DZIEŃ 59 - 18 V
Bajdoła przeczytała, że na stacji kosmicznej, krążącej wokół Ziemi, jeden z kosmonautów żyje tam już dwa lata. Niepotrzebnie powiedziała o tym Bajgórowi, który wstrząśnięty wyobraził sobie, że siedzi tak długo w ciasnej kabinie, w stanie nieważkości, oglądając swój ukochany świat z nieziemskiej odległości.

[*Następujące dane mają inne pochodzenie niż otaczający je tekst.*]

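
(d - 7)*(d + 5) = d^2 - 2*d - 35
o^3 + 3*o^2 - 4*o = o*(o - 1)*(o + 4)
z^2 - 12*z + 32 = (z - 8)*(z - 4)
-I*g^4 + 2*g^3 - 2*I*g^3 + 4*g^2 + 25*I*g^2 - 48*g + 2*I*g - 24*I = (g - 4)*(g + 6)*(g + I)*(-I*g + 1)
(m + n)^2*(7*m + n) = 7*m^3 + 15*m^2*n + 9*m*n^2 + n^3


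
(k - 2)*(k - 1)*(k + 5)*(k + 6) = k^4 + 8*k^3 - k^2 - 68*k + 60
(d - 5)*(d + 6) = d^2 + d - 30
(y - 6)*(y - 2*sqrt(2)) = y^2 - 6*y - 2*sqrt(2)*y + 12*sqrt(2)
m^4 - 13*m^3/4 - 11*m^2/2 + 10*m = m*(m - 4)*(m - 5/4)*(m + 2)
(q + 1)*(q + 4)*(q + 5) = q^3 + 10*q^2 + 29*q + 20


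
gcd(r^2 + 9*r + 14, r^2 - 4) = r + 2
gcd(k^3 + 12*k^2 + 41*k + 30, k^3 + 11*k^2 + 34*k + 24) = k^2 + 7*k + 6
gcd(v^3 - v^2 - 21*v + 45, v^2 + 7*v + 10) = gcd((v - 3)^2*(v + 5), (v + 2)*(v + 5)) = v + 5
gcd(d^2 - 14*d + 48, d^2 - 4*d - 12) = d - 6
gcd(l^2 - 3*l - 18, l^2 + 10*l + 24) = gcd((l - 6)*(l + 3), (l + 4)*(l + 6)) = 1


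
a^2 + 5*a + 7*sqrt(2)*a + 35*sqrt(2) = (a + 5)*(a + 7*sqrt(2))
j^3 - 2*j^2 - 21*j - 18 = (j - 6)*(j + 1)*(j + 3)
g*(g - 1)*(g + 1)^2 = g^4 + g^3 - g^2 - g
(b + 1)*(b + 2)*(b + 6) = b^3 + 9*b^2 + 20*b + 12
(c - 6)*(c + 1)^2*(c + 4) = c^4 - 27*c^2 - 50*c - 24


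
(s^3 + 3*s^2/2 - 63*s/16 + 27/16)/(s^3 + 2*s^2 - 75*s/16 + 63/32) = 2*(s + 3)/(2*s + 7)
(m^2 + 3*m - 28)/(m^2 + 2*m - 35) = (m - 4)/(m - 5)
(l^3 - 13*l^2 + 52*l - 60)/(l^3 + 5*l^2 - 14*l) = (l^2 - 11*l + 30)/(l*(l + 7))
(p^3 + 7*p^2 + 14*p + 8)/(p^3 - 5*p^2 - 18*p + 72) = (p^2 + 3*p + 2)/(p^2 - 9*p + 18)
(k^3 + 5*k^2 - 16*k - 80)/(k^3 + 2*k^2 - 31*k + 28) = (k^2 + 9*k + 20)/(k^2 + 6*k - 7)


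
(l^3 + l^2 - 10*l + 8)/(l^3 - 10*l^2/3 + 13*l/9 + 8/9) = 9*(l^2 + 2*l - 8)/(9*l^2 - 21*l - 8)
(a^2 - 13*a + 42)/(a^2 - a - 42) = (a - 6)/(a + 6)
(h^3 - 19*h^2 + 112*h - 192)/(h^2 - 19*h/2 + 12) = 2*(h^2 - 11*h + 24)/(2*h - 3)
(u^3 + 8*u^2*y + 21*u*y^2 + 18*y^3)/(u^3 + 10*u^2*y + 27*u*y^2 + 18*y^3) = (u^2 + 5*u*y + 6*y^2)/(u^2 + 7*u*y + 6*y^2)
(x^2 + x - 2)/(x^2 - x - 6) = (x - 1)/(x - 3)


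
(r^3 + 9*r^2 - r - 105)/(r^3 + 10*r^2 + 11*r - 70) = (r - 3)/(r - 2)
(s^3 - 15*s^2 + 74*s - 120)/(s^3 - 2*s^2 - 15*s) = (s^2 - 10*s + 24)/(s*(s + 3))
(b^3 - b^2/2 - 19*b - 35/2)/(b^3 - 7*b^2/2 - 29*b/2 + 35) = (b + 1)/(b - 2)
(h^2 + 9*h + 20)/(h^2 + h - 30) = (h^2 + 9*h + 20)/(h^2 + h - 30)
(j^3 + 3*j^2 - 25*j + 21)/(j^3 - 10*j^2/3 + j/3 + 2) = 3*(j + 7)/(3*j + 2)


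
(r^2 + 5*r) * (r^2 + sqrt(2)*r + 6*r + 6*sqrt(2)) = r^4 + sqrt(2)*r^3 + 11*r^3 + 11*sqrt(2)*r^2 + 30*r^2 + 30*sqrt(2)*r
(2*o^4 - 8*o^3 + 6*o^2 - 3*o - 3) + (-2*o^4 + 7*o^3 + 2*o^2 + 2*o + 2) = -o^3 + 8*o^2 - o - 1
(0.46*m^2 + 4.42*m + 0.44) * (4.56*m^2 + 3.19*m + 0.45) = 2.0976*m^4 + 21.6226*m^3 + 16.3132*m^2 + 3.3926*m + 0.198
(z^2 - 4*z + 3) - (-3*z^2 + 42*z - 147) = 4*z^2 - 46*z + 150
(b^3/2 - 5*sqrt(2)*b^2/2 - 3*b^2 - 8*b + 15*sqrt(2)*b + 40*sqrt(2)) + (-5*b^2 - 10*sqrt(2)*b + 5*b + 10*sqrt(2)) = b^3/2 - 8*b^2 - 5*sqrt(2)*b^2/2 - 3*b + 5*sqrt(2)*b + 50*sqrt(2)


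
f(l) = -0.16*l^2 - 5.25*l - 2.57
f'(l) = -0.32*l - 5.25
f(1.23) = -9.27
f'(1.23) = -5.64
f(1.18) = -8.99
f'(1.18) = -5.63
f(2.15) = -14.60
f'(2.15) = -5.94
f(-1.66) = 5.70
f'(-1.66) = -4.72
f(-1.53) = 5.09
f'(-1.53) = -4.76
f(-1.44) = 4.66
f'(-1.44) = -4.79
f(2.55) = -17.00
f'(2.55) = -6.07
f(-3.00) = 11.74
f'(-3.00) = -4.29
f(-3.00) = 11.74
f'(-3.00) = -4.29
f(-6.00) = 23.17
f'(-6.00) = -3.33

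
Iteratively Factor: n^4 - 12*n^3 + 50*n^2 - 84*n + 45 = (n - 5)*(n^3 - 7*n^2 + 15*n - 9) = (n - 5)*(n - 3)*(n^2 - 4*n + 3) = (n - 5)*(n - 3)^2*(n - 1)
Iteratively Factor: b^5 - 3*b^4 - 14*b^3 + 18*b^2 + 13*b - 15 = (b + 1)*(b^4 - 4*b^3 - 10*b^2 + 28*b - 15) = (b - 1)*(b + 1)*(b^3 - 3*b^2 - 13*b + 15) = (b - 5)*(b - 1)*(b + 1)*(b^2 + 2*b - 3) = (b - 5)*(b - 1)*(b + 1)*(b + 3)*(b - 1)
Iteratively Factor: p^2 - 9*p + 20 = (p - 5)*(p - 4)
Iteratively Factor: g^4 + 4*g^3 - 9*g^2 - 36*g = (g + 3)*(g^3 + g^2 - 12*g) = g*(g + 3)*(g^2 + g - 12) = g*(g + 3)*(g + 4)*(g - 3)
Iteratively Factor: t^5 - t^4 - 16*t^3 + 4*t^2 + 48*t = (t + 3)*(t^4 - 4*t^3 - 4*t^2 + 16*t) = t*(t + 3)*(t^3 - 4*t^2 - 4*t + 16) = t*(t - 2)*(t + 3)*(t^2 - 2*t - 8) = t*(t - 4)*(t - 2)*(t + 3)*(t + 2)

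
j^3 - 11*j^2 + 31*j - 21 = (j - 7)*(j - 3)*(j - 1)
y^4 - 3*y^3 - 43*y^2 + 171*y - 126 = (y - 6)*(y - 3)*(y - 1)*(y + 7)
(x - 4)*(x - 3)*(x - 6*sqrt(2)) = x^3 - 6*sqrt(2)*x^2 - 7*x^2 + 12*x + 42*sqrt(2)*x - 72*sqrt(2)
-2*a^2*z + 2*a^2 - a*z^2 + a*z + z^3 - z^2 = (-2*a + z)*(a + z)*(z - 1)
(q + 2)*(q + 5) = q^2 + 7*q + 10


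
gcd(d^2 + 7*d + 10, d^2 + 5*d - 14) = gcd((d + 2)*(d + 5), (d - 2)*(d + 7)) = 1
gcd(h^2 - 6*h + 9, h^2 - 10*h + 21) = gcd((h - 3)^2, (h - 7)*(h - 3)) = h - 3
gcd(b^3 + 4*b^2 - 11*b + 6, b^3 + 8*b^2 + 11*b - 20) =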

Nie widząc prawie Bajdoły, cmoknął ją w czoło i pobiegł na Rynek zatłoczony jakimś ludowym festynem, aby nacieszyć się bliskością ludzi.
Ale szybko rozczarował się hałaśliwym tłumem i skruszony wrócił do Bajdoły, która otworzyła wszystkie okna, za którymi szalały ptaki, strącając z drzew płatki kwiatów.
DZIEŃ 60 - 19 V
- Co robi tam wiaderko? - spytał Bajgór panią Bernadettę, widząc stare wiaderko wiszące na suchej gruszy.
- Podobno jest to dobre na pożary i złodziei - odpowiedziała wieloletnia ogrodniczka działkowa, którą kilkakrotnie podpalono i okradziono.